In the BGM, a box of a certain side dimension (ε) was glided over the data of a variable in each exploration well to estimate the spatial distributions of thickness and major chemical components. Such an approach has been widely applied to analyze skewed geological data by means of multifractal spectrum33,34,35,36, composed by the α(q) (called singularity exponent) and the corresponding f(α) (called fractal dimension), with inverse bell shape37. The calculation procedure for this model can be found in the Supplementary Materials of Yang et al.38. The multifractal spectrum was calculated with q (called moment) ranging from −1 to 1. The Δα (the width of a multifractal spectrum) and the Δf(α) (the height difference between right and left terminals of a multifractal spectrum) were used to characterize the spectrum. A decrease in Δα indicates a tendency to a more even distribution35.
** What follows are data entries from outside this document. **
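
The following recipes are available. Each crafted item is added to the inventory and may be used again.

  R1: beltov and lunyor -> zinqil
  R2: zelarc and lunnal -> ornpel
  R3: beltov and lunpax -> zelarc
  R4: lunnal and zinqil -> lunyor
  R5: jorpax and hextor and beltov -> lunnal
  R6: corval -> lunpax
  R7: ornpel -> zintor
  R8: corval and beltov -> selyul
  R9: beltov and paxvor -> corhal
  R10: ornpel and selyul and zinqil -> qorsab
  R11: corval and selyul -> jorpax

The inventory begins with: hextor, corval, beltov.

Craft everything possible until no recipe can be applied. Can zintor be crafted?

corval and beltov -> selyul (R8).
Using R6, corval makes lunpax.
Using R11, corval and selyul make jorpax.
beltov and lunpax -> zelarc (R3).
jorpax and hextor and beltov -> lunnal (R5).
Using R2, zelarc and lunnal make ornpel.
ornpel -> zintor (R7).

Yes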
Principal component analysis

To unravel the correlations among the elevation and orebody parameters of Quaternary bauxites, PCA for 9,007 wells, high- and low-elevation wells (divided by mean value of elevations), thick single orebody XX21 and thin single orebody XX20 were performed. Only principal components (PCs) with eigenvalues greater than 1 were extracted based on the Kaiser criterion39. The extracted PCs were subjected to orthogonal rotation by the varimax method to maximize variability (i.e., to strongly differentiate) among all input variables and thus facilitate interpretation of the factor loadings39. The PCA was implemented using software SPSS v.20.